Effort to derisk pension schemes has come back to haunt them
Surge in stock markets of little benefit to schemes as they cut exposure to equities
Government and corporate debt market yields fell sharply this year, hitting pension schemes’ returns from bonds.
Pensions are supposed to be a reassuring feature of the workplace – comfort that there will be a level of financial security in retirement. But for those companies still offering final-salary, or defined-benefit pension schemes, a new report from Lane, Clark and Peacock Ireland (LCP) provides little in the way of comfort or reassurance.
LCP has been examining the pension exposure of some of Ireland’s largest organisations annually over the past decade. It studies 15 of the largest listed companies by market capitalisation that still offer defined-benefit arrangements to staff, and also 11 large semi-State or State-controlled companies, such as An Post, the Central Bank and CIÉ.
On the surface, the figures this year are good. The combined pension deficit – liabilities minus the current value of assets – of the group halved from €2.2 billion at the end of 2017 to €1.1 billion at the end of last year.
But pensions are a volatile game. And, to prove the point, LCP estimates that the 26 companies surveyed have, in the first nine months of 2019, surrendered all the gains of last year, and more. It projects that the aggregate pension scheme deficit among them has almost trebled this year to €3 billion.
Ironically, it is efforts by the companies to derisk their pension schemes that has come back to haunt them.
Stock markets have had a standout year in 2019, with the S&P 500 index 25 per cent ahead on the year to date.
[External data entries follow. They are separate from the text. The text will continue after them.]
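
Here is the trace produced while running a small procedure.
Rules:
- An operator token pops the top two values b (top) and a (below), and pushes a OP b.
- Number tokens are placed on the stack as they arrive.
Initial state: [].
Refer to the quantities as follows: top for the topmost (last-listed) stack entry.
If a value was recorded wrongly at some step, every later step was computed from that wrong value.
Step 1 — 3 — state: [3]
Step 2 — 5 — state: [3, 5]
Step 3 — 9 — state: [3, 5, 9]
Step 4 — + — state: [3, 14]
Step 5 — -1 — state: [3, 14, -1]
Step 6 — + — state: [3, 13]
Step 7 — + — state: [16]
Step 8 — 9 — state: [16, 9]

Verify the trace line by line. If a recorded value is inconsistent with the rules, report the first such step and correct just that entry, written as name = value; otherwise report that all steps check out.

Recomputing the run from the initial state:
step 1: [3]
step 2: [3, 5]
step 3: [3, 5, 9]
step 4: [3, 14]
step 5: [3, 14, -1]
step 6: [3, 13]
step 7: [16]
step 8: [16, 9]
This matches the trace at every step.

no error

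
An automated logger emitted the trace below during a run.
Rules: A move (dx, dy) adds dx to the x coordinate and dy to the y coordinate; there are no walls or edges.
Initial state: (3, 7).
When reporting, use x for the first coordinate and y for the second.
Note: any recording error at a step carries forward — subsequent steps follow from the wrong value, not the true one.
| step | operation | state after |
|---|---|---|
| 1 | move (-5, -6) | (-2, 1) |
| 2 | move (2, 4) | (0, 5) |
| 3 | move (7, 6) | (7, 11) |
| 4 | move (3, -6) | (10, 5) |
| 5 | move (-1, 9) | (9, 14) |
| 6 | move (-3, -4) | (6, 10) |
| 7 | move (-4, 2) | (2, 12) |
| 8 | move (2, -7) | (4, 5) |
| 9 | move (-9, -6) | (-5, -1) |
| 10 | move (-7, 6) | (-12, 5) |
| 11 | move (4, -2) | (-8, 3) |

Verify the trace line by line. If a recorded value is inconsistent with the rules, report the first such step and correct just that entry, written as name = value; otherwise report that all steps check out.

no error

Recomputing the run from the initial state:
step 1: x = -2, y = 1
step 2: x = 0, y = 5
step 3: x = 7, y = 11
step 4: x = 10, y = 5
step 5: x = 9, y = 14
step 6: x = 6, y = 10
step 7: x = 2, y = 12
step 8: x = 4, y = 5
step 9: x = -5, y = -1
step 10: x = -12, y = 5
step 11: x = -8, y = 3
This matches the trace at every step.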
But that was of little benefit to the companies as they cut their exposure to equities sharply.
Much of this money has moved into bonds but, unfortunately, government and corporate debt market yields fell sharply, hitting returns.
Of course, the risk inherent in pensions doesn’t disappear simply because companies switch their commitment from final-salary to defined-contribution pension arrangements: it simply gets transferred from the company to the individual. With autoenrolment looming, the question is whether those individual workers can do any better managing risk than the big corporates with their well-paid expertise.